# Jacks hooks and Kens hooks



## feedinggrounds (Jul 21, 2009)

I thought that Smackin Jacks were made and sold by Bob Poldeski of Skidway Lake,Prescott area. you can find them pretty cheap around there. They don't work to well on inland lakes but are fair to good on the bay.


----------



## Banditto (Jun 9, 2000)

While I am not sure how to find out who makes them, there is an operation in the thumb still (around Bad Axe) who makes them. I know someone who knows and will try to post the info when I get it.

BTW I use them from time to time on St.Clair. When nothing else works sometimes they work wonders and people will ask me what kind of bait I am using, when I say spoons the look on their face is priceless.


----------



## RippinLipp (Sep 12, 2008)

Diamond Willow custom lures out of caseville.. Rich makes some really nice spoons and there a good price. I have a few myself..Some of the bait shops off of jeffersons carry them also.. They have a scale pattern stamped into them and I dont think anyone else does that.. He goes by walleyeatsag on here, and you can pm him.. Ill call him to see if its ok for me to give his #..


----------



## walleyeatsag (Dec 20, 2007)

Here is a picture of some of the lures Rippin Lip was talking about! they are called Diamond Willows and they are on a bright hunter orange card!

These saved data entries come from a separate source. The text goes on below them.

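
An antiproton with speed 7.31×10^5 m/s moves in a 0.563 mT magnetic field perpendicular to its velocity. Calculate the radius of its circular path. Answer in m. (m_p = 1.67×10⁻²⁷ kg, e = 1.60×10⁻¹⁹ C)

r ≈ 13.6 m

The magnetic force provides the centripetal force: qvB = mv²/r, so r = mv/(qB).
r = (1.67×10^-27 kg)(7.31×10^5 m/s) / [(1×1.60×10^-19 C)(5.63×10^-4 T)] = 13.6 m.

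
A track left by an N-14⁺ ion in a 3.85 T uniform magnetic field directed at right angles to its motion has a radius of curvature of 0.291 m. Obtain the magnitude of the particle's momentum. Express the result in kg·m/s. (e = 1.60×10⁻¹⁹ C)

Since qvB = mv²/r, the momentum p = mv = qBr.
p = (1×1.60×10^-19)(3.85)(0.291) = 1.79×10^-19 kg·m/s.

p ≈ 1.79×10^-19 kg·m/s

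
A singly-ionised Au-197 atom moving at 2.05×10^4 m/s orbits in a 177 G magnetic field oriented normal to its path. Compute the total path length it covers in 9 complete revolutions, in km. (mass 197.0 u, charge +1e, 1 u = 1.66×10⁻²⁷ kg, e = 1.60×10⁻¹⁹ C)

L ≈ 0.134 km

r = mv/(qB) = 2.37 m, so one revolution covers 2πr = 14.9 m.
In 9 revolutions: L = 9·2πr = 134 m.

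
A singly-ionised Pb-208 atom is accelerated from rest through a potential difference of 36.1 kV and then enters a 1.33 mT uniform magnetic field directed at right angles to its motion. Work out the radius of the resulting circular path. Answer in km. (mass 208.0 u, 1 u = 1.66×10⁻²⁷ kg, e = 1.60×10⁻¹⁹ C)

The kinetic energy gained is K = qV = (1×1.60×10^-19)(3.61×10^4) = 5.78×10^-15 J.
v = √(2K/m) = 1.83×10^5 m/s.
r = mv/(qB) = (3.45×10^-25)(1.83×10^5) / [(1×1.60×10^-19)(1.33×10^-3)] = 297 m.

r ≈ 0.297 km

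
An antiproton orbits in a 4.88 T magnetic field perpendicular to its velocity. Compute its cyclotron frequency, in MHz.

f = qB/(2πm) = (1×1.60×10^-19)(4.88) / [2π(1.67×10^-27)] = 7.44×10^7 Hz.

f ≈ 74.4 MHz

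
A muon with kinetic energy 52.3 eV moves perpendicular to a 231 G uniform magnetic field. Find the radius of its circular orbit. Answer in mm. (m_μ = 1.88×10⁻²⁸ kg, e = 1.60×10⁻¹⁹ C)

r ≈ 15.2 mm

Convert the energy: K = 52.3 eV = 8.37×10^-18 J.
v = √(2K/m) = √(2·8.37×10^-18/1.88×10^-28) = 2.98×10^5 m/s.
r = mv/(qB) = (1.88×10^-28)(2.98×10^5) / [(1×1.60×10^-19)(0.0231)] = 0.0152 m.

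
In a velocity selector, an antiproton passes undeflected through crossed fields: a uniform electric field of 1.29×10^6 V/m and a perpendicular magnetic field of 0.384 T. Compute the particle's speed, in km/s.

v ≈ 3360 km/s

For zero net force, qE = qvB, so v = E/B.
v = (1.29×10^6) / (0.384) = 3.36×10^6 m/s.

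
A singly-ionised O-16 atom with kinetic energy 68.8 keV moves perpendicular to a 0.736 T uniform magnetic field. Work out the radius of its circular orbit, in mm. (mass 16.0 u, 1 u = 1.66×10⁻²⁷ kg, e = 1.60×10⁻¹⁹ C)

r ≈ 205 mm

Convert the energy: K = 68.8 keV = 1.10×10^-14 J.
v = √(2K/m) = √(2·1.10×10^-14/2.66×10^-26) = 9.10×10^5 m/s.
r = mv/(qB) = (2.66×10^-26)(9.10×10^5) / [(1×1.60×10^-19)(0.736)] = 0.205 m.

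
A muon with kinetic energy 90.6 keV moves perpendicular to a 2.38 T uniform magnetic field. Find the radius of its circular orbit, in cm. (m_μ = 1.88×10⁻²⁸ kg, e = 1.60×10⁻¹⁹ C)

Convert the energy: K = 90.6 keV = 1.45×10^-14 J.
v = √(2K/m) = √(2·1.45×10^-14/1.88×10^-28) = 1.24×10^7 m/s.
r = mv/(qB) = (1.88×10^-28)(1.24×10^7) / [(1×1.60×10^-19)(2.38)] = 6.13×10^-3 m.

r ≈ 0.613 cm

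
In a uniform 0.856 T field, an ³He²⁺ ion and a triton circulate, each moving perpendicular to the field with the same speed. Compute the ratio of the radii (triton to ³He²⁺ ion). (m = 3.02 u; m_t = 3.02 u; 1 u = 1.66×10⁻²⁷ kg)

r = mv/(qB) ⇒ at equal v, r ∝ m/q.
r_{triton}/r_{³He²⁺ ion} = 2.00.

ratio ≈ 2.00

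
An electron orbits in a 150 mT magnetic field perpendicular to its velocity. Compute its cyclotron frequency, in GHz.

f = qB/(2πm) = (1×1.60×10^-19)(0.150) / [2π(9.11×10^-31)] = 4.19×10^9 Hz.

f ≈ 4.19 GHz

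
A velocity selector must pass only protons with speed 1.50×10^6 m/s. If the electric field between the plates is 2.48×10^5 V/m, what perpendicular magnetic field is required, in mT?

B ≈ 165 mT

qE = qvB ⇒ B = E/v = (2.48×10^5) / (1.50×10^6) = 0.165 T.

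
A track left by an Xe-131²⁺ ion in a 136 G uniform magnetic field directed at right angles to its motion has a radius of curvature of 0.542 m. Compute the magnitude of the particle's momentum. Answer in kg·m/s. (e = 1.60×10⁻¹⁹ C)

Since qvB = mv²/r, the momentum p = mv = qBr.
p = (2×1.60×10^-19)(0.0136)(0.542) = 2.36×10^-21 kg·m/s.

p ≈ 2.36×10^-21 kg·m/s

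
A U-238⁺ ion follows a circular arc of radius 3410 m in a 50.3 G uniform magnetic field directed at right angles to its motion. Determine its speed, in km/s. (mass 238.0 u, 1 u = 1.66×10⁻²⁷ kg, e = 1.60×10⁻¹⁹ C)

From qvB = mv²/r, v = qBr/m.
v = (1×1.60×10^-19)(5.03×10^-3)(3410) / (3.95×10^-25) = 6.95×10^6 m/s.

v ≈ 6950 km/s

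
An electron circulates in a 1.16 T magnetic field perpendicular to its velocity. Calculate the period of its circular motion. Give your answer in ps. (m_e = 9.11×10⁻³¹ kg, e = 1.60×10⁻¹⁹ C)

The cyclotron period is independent of speed: T = 2πm/(qB).
T = 2π(9.11×10^-31) / [(1×1.60×10^-19)(1.16)] = 3.08×10^-11 s.

T ≈ 30.8 ps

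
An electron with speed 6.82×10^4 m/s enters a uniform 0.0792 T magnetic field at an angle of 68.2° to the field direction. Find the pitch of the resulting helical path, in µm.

The velocity component along B is v∥ = v cos68.2° = 2.53×10^4 m/s.
The cyclotron period T = 2πm/(qB) = 4.52×10^-10 s is set by m, q, B alone.
Pitch = v∥·T = (2.53×10^4)(4.52×10^-10) = 1.14×10^-5 m.

pitch ≈ 11.4 µm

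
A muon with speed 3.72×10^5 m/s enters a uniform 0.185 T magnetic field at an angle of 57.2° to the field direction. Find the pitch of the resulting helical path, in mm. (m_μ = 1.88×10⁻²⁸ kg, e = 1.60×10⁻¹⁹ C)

pitch ≈ 8.04 mm

The velocity component along B is v∥ = v cos57.2° = 2.02×10^5 m/s.
The cyclotron period T = 2πm/(qB) = 3.99×10^-8 s is set by m, q, B alone.
Pitch = v∥·T = (2.02×10^5)(3.99×10^-8) = 8.04×10^-3 m.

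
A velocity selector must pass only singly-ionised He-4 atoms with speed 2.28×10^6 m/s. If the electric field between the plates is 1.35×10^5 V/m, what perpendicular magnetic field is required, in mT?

B ≈ 59.2 mT

qE = qvB ⇒ B = E/v = (1.35×10^5) / (2.28×10^6) = 0.0592 T.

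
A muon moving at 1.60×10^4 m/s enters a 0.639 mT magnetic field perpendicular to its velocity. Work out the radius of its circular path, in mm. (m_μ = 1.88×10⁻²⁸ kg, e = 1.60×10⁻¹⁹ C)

The magnetic force provides the centripetal force: qvB = mv²/r, so r = mv/(qB).
r = (1.88×10^-28 kg)(1.60×10^4 m/s) / [(1×1.60×10^-19 C)(6.39×10^-4 T)] = 0.0294 m.

r ≈ 29.4 mm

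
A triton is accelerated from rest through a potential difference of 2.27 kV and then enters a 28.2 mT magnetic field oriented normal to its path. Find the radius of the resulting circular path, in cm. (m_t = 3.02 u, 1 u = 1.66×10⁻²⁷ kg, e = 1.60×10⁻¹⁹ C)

The kinetic energy gained is K = qV = (1×1.60×10^-19)(2270) = 3.63×10^-16 J.
v = √(2K/m) = 3.81×10^5 m/s.
r = mv/(qB) = (5.01×10^-27)(3.81×10^5) / [(1×1.60×10^-19)(0.0282)] = 0.423 m.

r ≈ 42.3 cm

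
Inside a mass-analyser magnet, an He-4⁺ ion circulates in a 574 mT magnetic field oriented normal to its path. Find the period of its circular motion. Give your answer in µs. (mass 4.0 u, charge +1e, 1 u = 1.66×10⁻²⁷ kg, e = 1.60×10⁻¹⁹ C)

T ≈ 0.454 µs

The cyclotron period is independent of speed: T = 2πm/(qB).
T = 2π(6.64×10^-27) / [(1×1.60×10^-19)(0.574)] = 4.54×10^-7 s.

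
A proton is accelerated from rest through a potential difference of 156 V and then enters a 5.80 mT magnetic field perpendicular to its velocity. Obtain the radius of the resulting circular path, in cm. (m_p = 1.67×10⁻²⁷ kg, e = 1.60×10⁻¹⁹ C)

r ≈ 31.1 cm

The kinetic energy gained is K = qV = (1×1.60×10^-19)(156) = 2.50×10^-17 J.
v = √(2K/m) = 1.73×10^5 m/s.
r = mv/(qB) = (1.67×10^-27)(1.73×10^5) / [(1×1.60×10^-19)(5.80×10^-3)] = 0.311 m.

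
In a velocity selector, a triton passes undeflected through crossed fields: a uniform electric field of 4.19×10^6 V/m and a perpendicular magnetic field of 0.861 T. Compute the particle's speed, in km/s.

v ≈ 4870 km/s

For zero net force, qE = qvB, so v = E/B.
v = (4.19×10^6) / (0.861) = 4.87×10^6 m/s.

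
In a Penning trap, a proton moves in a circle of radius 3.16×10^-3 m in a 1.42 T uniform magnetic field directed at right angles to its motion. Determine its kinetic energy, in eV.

v = qBr/m = (1×1.60×10^-19)(1.42)(3.16×10^-3) / (1.67×10^-27) = 4.30×10^5 m/s.
K = ½mv² = 0.5·(1.67×10^-27)·(4.30×10^5)² = 1.54×10^-16 J = 965 eV.

K ≈ 965 eV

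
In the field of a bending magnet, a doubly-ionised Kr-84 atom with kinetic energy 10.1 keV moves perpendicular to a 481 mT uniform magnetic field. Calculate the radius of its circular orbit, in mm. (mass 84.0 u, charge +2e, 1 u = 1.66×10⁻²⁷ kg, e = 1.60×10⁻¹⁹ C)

Convert the energy: K = 10.1 keV = 1.62×10^-15 J.
v = √(2K/m) = √(2·1.62×10^-15/1.39×10^-25) = 1.52×10^5 m/s.
r = mv/(qB) = (1.39×10^-25)(1.52×10^5) / [(2×1.60×10^-19)(0.481)] = 0.138 m.

r ≈ 138 mm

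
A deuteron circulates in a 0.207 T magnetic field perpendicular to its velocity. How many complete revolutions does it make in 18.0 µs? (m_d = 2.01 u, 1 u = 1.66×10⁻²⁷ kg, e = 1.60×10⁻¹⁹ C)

N = 28

T = 2πm/(qB) = 2π(3.3366×10^-27) / [(1×1.60×10^-19)(0.207)] = 6.3299×10^-7 s.
N = t/T = 1.80×10^-5 / 6.3299×10^-7 ≈ 28.44, so 28 complete revolutions.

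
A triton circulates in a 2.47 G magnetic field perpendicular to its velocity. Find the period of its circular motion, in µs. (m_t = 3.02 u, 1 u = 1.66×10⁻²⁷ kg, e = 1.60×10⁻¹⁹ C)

T ≈ 797 µs

The cyclotron period is independent of speed: T = 2πm/(qB).
T = 2π(5.01×10^-27) / [(1×1.60×10^-19)(2.47×10^-4)] = 7.97×10^-4 s.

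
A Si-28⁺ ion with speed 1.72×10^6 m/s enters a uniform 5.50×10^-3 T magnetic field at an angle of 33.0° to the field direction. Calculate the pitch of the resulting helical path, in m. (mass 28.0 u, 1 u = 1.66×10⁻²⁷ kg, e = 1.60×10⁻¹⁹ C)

pitch ≈ 479 m

The velocity component along B is v∥ = v cos33.0° = 1.44×10^6 m/s.
The cyclotron period T = 2πm/(qB) = 3.32×10^-4 s is set by m, q, B alone.
Pitch = v∥·T = (1.44×10^6)(3.32×10^-4) = 479 m.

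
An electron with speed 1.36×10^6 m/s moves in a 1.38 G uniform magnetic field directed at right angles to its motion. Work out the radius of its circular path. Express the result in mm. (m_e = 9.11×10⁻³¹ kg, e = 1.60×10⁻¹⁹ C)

r ≈ 56.1 mm

The magnetic force provides the centripetal force: qvB = mv²/r, so r = mv/(qB).
r = (9.11×10^-31 kg)(1.36×10^6 m/s) / [(1×1.60×10^-19 C)(1.38×10^-4 T)] = 0.0561 m.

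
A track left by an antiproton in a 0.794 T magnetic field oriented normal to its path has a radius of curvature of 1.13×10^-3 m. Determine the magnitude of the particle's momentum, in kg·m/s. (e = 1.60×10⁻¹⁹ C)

Since qvB = mv²/r, the momentum p = mv = qBr.
p = (1×1.60×10^-19)(0.794)(1.13×10^-3) = 1.44×10^-22 kg·m/s.

p ≈ 1.44×10^-22 kg·m/s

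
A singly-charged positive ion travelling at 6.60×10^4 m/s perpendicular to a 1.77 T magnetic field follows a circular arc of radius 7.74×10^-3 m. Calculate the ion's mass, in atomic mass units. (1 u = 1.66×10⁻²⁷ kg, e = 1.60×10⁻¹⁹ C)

qvB = mv²/r ⇒ m = qBr/v.
m = (1×1.60×10^-19)(1.77)(7.74×10^-3) / (6.60×10^4) = 3.32×10^-26 kg = 20.0 u.

m ≈ 20.0 u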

I have them at Franks Great Outdoors and Linwood Beach Marina in Linwood, Michigan Sportsmen in Essexville, Walsh Gun and Tackle Caseville, Alexanders Bait and Tackle sebewaing- Joe's Bait and Tackle 16 and jefferson and Anglers Point Marina.They are nickel plated and 24k gold plated!!


----------



## walleyeatsag (Dec 20, 2007)

By the way i saw some original "Jack Hooks" at Franks Bait andTackle in Linwood! I saw Marks lures and they look great all nice hooks that were posted in pictures!
Gusters, Mcgathys Slab Grabbers and Diamond Willows all made in the thumb we all live with 8 miles of each other!Every hooks does a great job when its time to catch perch be it her in michigan or Canada! i love American made!!!


----------



## MiketheElder (Jun 23, 2003)

Do any of you oldtimers remember what these lures were called. They came out of an old tackle box that belonged to my uncle who has been dead for many years. These lures are at least 50 years old and this is exactly the way they look coming out of the tackle box. I suspect they are some type of precious metal.


----------



## walleyeatsag (Dec 20, 2007)

They look similar to a hook an old gentleman was who was 80years old! He was known as old man Kramarenko and lived in bayport, mi. he made his lures out of old watch back covers and silver dollars.i will check and see one of my friends who has some and post the pictures of them! he also made fishing poles out of old willow branches and had jigs made up where he had them bent and hung them on either side of his 8' fireplace.i will get pics of both rods and lures as soon as I can!
 Rich


----------